Scientists have built a computer ‘brain circuit’, or artificial neural network, that mirrors human decision-making processes and sheds light on how circuits might be altered in psychiatric diseases, a new study published today in eLife reports.
The model identifies a potential mechanism for the impaired decision making that is commonly seen in schizophrenia, involving the reduced activity of molecules in the brain called NDMA receptors. These results provide new insight that may inform the development of future treatments for neuropsychiatric conditions.
“A major challenge in psychiatry is to relate changes that occur at nerve synapses in the brain to the cognitive processes that cause symptoms of disorders such as schizophrenia,” explains lead author Dr. Sean Cavanagh, who is an MBPhD student at the UCL Queen Square Institute of Neurology, London, UK. “Computational modelling of brain circuits can fill in these gaps. By altering the circuit model at the synapse level, you can make predictions of nerve activity and behaviours, and then test these experimentally.”
The team built a model that reproduces how the brain accumulates evidence and makes a decision. The types of decisions they were interested in were those that involve combining multiple pieces of information. For example, when deciding about where to go on holiday, we must combine information about many factors including the cost, weather and cultural experience. Initially, the team wanted to see whether their computer model showed the same decision-making bias that healthy humans show on these sorts of choices, called the ‘pro-variance bias’. This describes how humans tend to choose options with more variable evidence. For example, when planning a holiday and facing two options, people generally tend to prefer a holiday which is very appealing in one attribute but less so in another (expensive price, but excellent weather), when compared with another holiday which is mediocre in all attributes (acceptable price and acceptable weather).
The researchers began by setting a decision-making task for two macaque monkeys and recording the pattern of their behaviours. The monkeys were presented with two series of eight bars, one on either side of a computer screen, and they had to decide which side had the taller average height. The monkeys made decisions based on nearly 30,000 sets of information, and the researchers studied the effect of timing and variability of the evidence on the monkeys’ choices. They found that, as with humans, the monkeys generally preferred to choose options with greater variability across the evidence.
To explore the brain processes that underlie this preference, the team built a computer-based circuit model. This model includes two groups of excitatory nerve cells (neurons) assigned to either the right or left option, such that high activity in one group signals a decision towards that option. Both groups of neurons are also connected to inhibitory neurons, which counteract and balance the activity of the excitatory neurons. The circuit was then tested with the same decision tasks as the monkeys and was shown to be able to reproduce the same bias that the monkeys used (and which humans use) to make their decisions.
To understand how these decision processes may be impaired in neuropsychiatric diseases such as schizophrenia, the team reduced the activity of synaptic NMDA receptors that connect the neurons in each excitatory and inhibitory group. They found that the decision-making performance in the model was dependent on the balance between excitation and inhibition, which in turn was influenced by the relative changes to NDMA receptors on the two groups of neurons.
The drug ketamine is known to block NDMA receptors and is used as an experimental model of schizophrenia, as it temporarily reproduces many of the symptoms of schizophrenia in healthy humans. To test if the predictions from the model were consistent with behavioural changes, the team studied the effects of ketamine on the monkeys’ decision making. Although the monkeys became less accurate in their decision making after ketamine, they retained the same pro-variance bias. In the computer model, this change in decision-making behaviour was consistent with lowered excitation/inhibition balance.

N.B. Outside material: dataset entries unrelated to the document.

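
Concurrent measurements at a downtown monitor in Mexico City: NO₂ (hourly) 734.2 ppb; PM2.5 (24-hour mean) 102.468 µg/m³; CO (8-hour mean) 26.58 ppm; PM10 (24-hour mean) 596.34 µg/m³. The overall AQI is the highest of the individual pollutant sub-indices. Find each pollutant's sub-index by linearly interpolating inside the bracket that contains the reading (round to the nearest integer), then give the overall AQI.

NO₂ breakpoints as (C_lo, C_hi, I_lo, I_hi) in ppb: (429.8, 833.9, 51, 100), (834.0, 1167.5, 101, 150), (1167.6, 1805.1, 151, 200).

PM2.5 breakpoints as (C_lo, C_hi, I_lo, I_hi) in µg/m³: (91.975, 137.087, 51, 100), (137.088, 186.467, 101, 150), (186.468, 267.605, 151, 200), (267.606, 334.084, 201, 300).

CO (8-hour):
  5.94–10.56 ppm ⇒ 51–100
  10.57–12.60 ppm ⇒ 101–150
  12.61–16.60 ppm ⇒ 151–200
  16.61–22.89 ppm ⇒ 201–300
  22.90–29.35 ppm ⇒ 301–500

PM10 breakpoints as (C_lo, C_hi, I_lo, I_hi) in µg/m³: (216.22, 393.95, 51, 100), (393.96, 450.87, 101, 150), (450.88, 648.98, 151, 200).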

Taken together, this suggests that the changes in decision-making behaviour seen in schizophrenia and other disorders could arise from reduced activity at the NMDA receptors present on excitatory neurons. The team hopes this insight could pave the way for the development of new treatments.
“Decision-making biases can be features of normal behaviour or deficits underlying neuropsychiatric symptoms,” concludes senior author Steve Kennerley, Professor of Cognitive Neuroscience at the UCL Queen Square Institute of Neurology. “Developing mechanistic accounts of neurological disease is very challenging, requiring well-designed experimental tasks, normal versus abnormal neurological groups, and computational modelling. This study was only possible with collaborations with Oxford University (Dr. Laurence Hunt) and Yale University (Dr. Norman Lam; Professor John Murray). Our results provide a circuit-level mechanism that bridges from the synaptic to behavioural level in neuropsychiatric disorders where decision-making biases are prominent.”